In regards to Shylock, we were able to sinkhole it 3 days after the takedown operation. Since then, we have seen approximately 10,000 bots per day attempting to communicate with our sinkhole server (Figure 3). Now we can’t compare this to the volume prior to the takedown, but it does raise the question, what makes a takedown successful?

shylock after Seculert sinkhole

Figure 3: Shylock activity with Seculert sinkhole

We also need to consider if takedowns are escalating the problem. In March 2012, CrowdStrike and Kaspersky used a sinkhole to “successfully” takedown Kelihos.B. However, a day after the operation Seculert identified more than 70,000 devices still active in the botnet. And as we continued to see communication between the malware and its C&C via other members of the botnet, it was obvious that Kelihos didn’t remain on the disabled list for long. Moreover, the Kelihos botnet came off the bench when the attackers re-gained access of the sinkholed bots through the Facebook worm, as well as expanding to newly infected machines and actively sending spam.

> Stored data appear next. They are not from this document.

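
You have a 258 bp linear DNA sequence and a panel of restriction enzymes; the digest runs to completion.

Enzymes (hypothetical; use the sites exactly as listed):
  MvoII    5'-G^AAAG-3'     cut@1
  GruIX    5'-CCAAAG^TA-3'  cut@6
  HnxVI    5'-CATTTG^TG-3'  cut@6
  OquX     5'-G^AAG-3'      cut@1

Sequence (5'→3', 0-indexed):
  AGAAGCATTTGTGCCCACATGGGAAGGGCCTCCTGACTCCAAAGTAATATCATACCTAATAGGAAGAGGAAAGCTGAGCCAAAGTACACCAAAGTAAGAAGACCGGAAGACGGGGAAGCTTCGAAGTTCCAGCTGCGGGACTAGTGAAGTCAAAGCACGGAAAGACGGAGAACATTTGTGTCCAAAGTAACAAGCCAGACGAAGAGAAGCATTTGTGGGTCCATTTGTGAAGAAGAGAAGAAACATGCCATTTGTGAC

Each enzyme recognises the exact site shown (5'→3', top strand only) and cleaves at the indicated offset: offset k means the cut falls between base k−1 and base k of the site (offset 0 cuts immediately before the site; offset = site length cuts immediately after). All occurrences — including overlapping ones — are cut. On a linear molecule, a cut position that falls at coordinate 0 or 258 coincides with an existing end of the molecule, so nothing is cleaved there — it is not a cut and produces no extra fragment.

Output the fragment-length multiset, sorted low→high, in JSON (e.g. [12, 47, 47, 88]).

Scan for sites:
  MvoII GAAAG/1: at [68, 159] ⇒ [69, 160]
  GruIX CCAAAGTA/6: at [38, 78, 88, 181] ⇒ [44, 84, 94, 187]
  HnxVI CATTTGTG/6: at [5, 172, 209, 221, 248] ⇒ [11, 178, 215, 227, 254]
  OquX GAAG/1: at [1, 22, 62, 97, 105, 114, 122, 145, 200, 205, 228, 231, 236] ⇒ [2, 23, 63, 98, 106, 115, 123, 146, 201, 206, 229, 232, 237]

All cut coordinates (distinct, sorted): [2, 11, 23, 44, 63, 69, 84, 94, 98, 106, 115, 123, 146, 160, 178, 187, 201, 206, 215, 227, 229, 232, 237, 254]

Fragment lengths:
  [0,2): 2 bp
  [2,11): 9 bp
  [11,23): 12 bp
  [23,44): 21 bp
  [44,63): 19 bp
  [63,69): 6 bp
  [69,84): 15 bp
  [84,94): 10 bp
  [94,98): 4 bp
  [98,106): 8 bp
  [106,115): 9 bp
  [115,123): 8 bp
  [123,146): 23 bp
  [146,160): 14 bp
  [160,178): 18 bp
  [178,187): 9 bp
  [187,201): 14 bp
  [201,206): 5 bp
  [206,215): 9 bp
  [215,227): 12 bp
  [227,229): 2 bp
  [229,232): 3 bp
  [232,237): 5 bp
  [237,254): 17 bp
  [254,258): 4 bp

[2,2,3,4,4,5,5,6,8,8,9,9,9,9,10,12,12,14,14,15,17,18,19,21,23]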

These are just a few examples of recent takedowns. And again, we are not questioning the takedowns or discouraging future ones. Rather we are curious as to the success criteria of these multinational operations. Is the goal of a takedown to cripple the malware or to kill it? There is also the possibility that we could just be testing the limits of cybercriminals — challenging them to immediately innovate which could lead to continued escalations. It is worth considering whether takedowns are a win for the team of cyber good guys or just a timeout allowing the criminals to regroup and come back stronger.